Myth #1 – You only need $100 to start

If you delve through the archives you will be sure to find some stories of people in business who claimed to have $100 in their bank account, and went on to make a multi-million dollar establishment. Can it happen? Sure. Does it happen regularly? Not at all.

It would be fair to say that starting a business has become easier than ever before. The fact that some initial costs that were historically large, like EMV terminals, have crashed down in price means that some early obstacles no longer exist. However, at least some capital is needed, whether this is for product development or marketing to get the product out there. Very few businesses will start with the stereotypical $100.

Myth #2 – When you do need finance, it’s a bank loan or nothing

This is actually rarely the case nowadays. Startups are lacking collateral, and this is one of the key ingredients that banks look out for. As such, if a startup does go down the bank lending route, the only way they are likely to receive this is through a personal loan. Suffice to say, a lot of startups don’t want to take such a risk to their personal property.

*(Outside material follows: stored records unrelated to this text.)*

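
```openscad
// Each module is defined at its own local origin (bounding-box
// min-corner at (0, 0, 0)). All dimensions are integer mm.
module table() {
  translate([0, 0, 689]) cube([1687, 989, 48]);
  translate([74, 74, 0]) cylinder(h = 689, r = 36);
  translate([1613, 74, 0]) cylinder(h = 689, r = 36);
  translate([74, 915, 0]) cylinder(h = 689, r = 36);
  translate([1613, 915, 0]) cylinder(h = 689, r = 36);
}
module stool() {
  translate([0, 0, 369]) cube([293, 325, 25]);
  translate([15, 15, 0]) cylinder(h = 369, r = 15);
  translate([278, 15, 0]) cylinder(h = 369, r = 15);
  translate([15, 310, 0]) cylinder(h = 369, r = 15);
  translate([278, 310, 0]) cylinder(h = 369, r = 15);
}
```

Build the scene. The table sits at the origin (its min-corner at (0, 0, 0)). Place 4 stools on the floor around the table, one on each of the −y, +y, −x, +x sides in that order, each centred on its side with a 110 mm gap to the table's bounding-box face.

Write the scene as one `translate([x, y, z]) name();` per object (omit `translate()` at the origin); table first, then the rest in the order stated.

table();
translate([697, -435, 0]) stool();
translate([697, 1099, 0]) stool();
translate([-403, 332, 0]) stool();
translate([1797, 332, 0]) stool();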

The situation has turned somewhat recently thanks to crowdfunding as well. Some startups will give away equity, or a product, in a return from funding from “the community”. It again means that banks are often redundant during the funding process.

Myth 3 – With a business plan, any funding is possible

Another misconception is that anything is possible courtesy of a business plan. To suggest that this is a golden ticket is a complete misconception though. While banks can look at them favorably, other sources of finance don’t believe in them and will never turn to them.

Bearing this in mind, placing all of your eggs in this basket is not a guarantee that you are going to net that elusive funding. Particularly in the modern-day crowdfunding world, this is something that is becoming less used (although for your own benefits, funding aside, they can still be a useful document to have). As such, don’t put one together and think that a magic wad of notes is going to come your way.